Before encountering any new avenue of interest, we have to ask ourselves, what makes this effort special enough to invest our most valuable resource of time! Hopefully, what is presented herein can enlighten others as to why we think and operate on the cutting edge of advances in our military lives.
Were They Pioneers?
Those involved in B-58 operations helped America transcend the period where current advances in technology far outweighed the means to control the outcomes we experienced! B-58 crews were selected from other Strategic Air Command (SAC) bomb squadrons. Pilots initially trained on the F-102 to become familiar with delta wing aircraft. Training for Pilots and the Defensive System Operator (DSO) were completed in the TB-58A which had an instructor pilot station where the Bombardier-Navigator (Bomb-Nav) station was located in the B-58A bomber. Whereas the pilot and DSO received inflight instruction, they also received simulator training from their personal instructors. Conversely, the Bombardier-Navigator, called Navigator, completed all training in the B-58 simulator with his personal instructor. Without our mentors, many more individuals would have had their B-58 careers terminated for cause. Only the “best-of-the-best” possessed the physical, mental, and intellectual capabilities to develop the necessary skills and expertise just to perform routine flight activities. Thus, the first airborne experience in the B-58A Bomber was also our solo flight.

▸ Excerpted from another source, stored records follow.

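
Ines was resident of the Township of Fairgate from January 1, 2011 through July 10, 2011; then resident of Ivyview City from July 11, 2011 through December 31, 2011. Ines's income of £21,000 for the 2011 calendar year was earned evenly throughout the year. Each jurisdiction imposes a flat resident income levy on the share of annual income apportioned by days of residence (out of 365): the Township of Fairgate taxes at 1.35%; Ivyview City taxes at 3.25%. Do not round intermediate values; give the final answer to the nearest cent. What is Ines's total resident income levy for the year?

£473.71

The Township of Fairgate, January 1 – July 10, 2011: 191 days → £21,000 × 1.35% × 191/365 = £148.3521
Ivyview City, July 11 – December 31, 2011: 174 days → £21,000 × 3.25% × 174/365 = £325.3562
Total = £473.7082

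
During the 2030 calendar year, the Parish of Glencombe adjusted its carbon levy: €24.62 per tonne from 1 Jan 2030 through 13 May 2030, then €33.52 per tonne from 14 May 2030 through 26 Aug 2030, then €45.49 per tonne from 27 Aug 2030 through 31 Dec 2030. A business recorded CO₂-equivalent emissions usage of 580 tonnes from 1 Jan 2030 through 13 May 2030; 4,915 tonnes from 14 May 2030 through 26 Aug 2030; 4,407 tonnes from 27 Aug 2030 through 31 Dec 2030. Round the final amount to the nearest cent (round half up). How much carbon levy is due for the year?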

Was It “Man Against Machine”?
Even with state-of-the-art innovations, everyone involved faced challenges, and some were even unsurmountable! "Elevons" which simultaneously functioned as both elevators and ailerons were controlled by the Pilot's stick. In turn, a gimbal-mounted platform, containing an inertial gyro was used to determine the desired orientation in inertial space independent of motion to control aircraft response An additional challenge was the 15-knot crosswind maximum for touchdown. This stabilized platform depended on a very complex hydraulically actuated mechanical system that crews called the "three bicycle wreck." This system combined with analog instrumentation left much to be desired in an aircraft capable of supersonic performance. Because of an automated fuel system designed to maintain center of gravity limits, the DSO had to frequently calculate the center of gravity, especially during supersonic flight. The B-58A Navigator depended upon a radar system and computer system which utilized vacuum tube electronics. Unfortunately, overheating problems were common. For this reason, the Navigator operated the radar for only a few seconds at a time to update the aircraft position and update wind values in the navigation-bombing computer. The automated astro-tracker to provide heading, and a doppler radar system to measure ground speed, often provided inaccurate data. Whether cruising at about, 9 nautical miles per minute or supersonic at 25 miles per minute at high altitude, or flying 6 to 10 miles per minute on low level missions, accuracy is paramount. Consequently, the Navigator had to develop expertise in accomplishing dead-reckoning navigation. To calculate and confirm actual position, he use heading, airspeed, and wind speed to compute destination times in miles and minutes. This process became even more difficult for bomb delivery when working in feet and seconds. Despite these factors, we did have one advantage. The B-58 has an automatic warning system that played taped female messages in our head-sets to alert us when failures occurred.
Many trophies were won and some records still stand. With a reduced takeoff weight, the thrust-to-weight ratio of almost one to one produced a climb rate of 46,000 feet per minute! With a top speed of Mach 2+ and service ceiling of greater than 60,000 feet, numerous records were set by the B-58 Hustler, and many remain unbroken. Unfortunately, our successes came at an extremely high cost. Production of these bombers and flight operations were very expensive. Additionally, maintenance was a nightmare and time-consuming. As a result, flying time was very limited. Even when individuals accomplished their superior demanding and requirements, they were unable to overcome some consequences encountered in emergency situations. Numerous aircraft were destroyed, but even more importantly, aircrew as well as ground crew members became fatalities. Unfortunately, in some cases, even absolute perfection does not result in acceptable results! Maybe this is an why we have developed a lifelong brotherhood!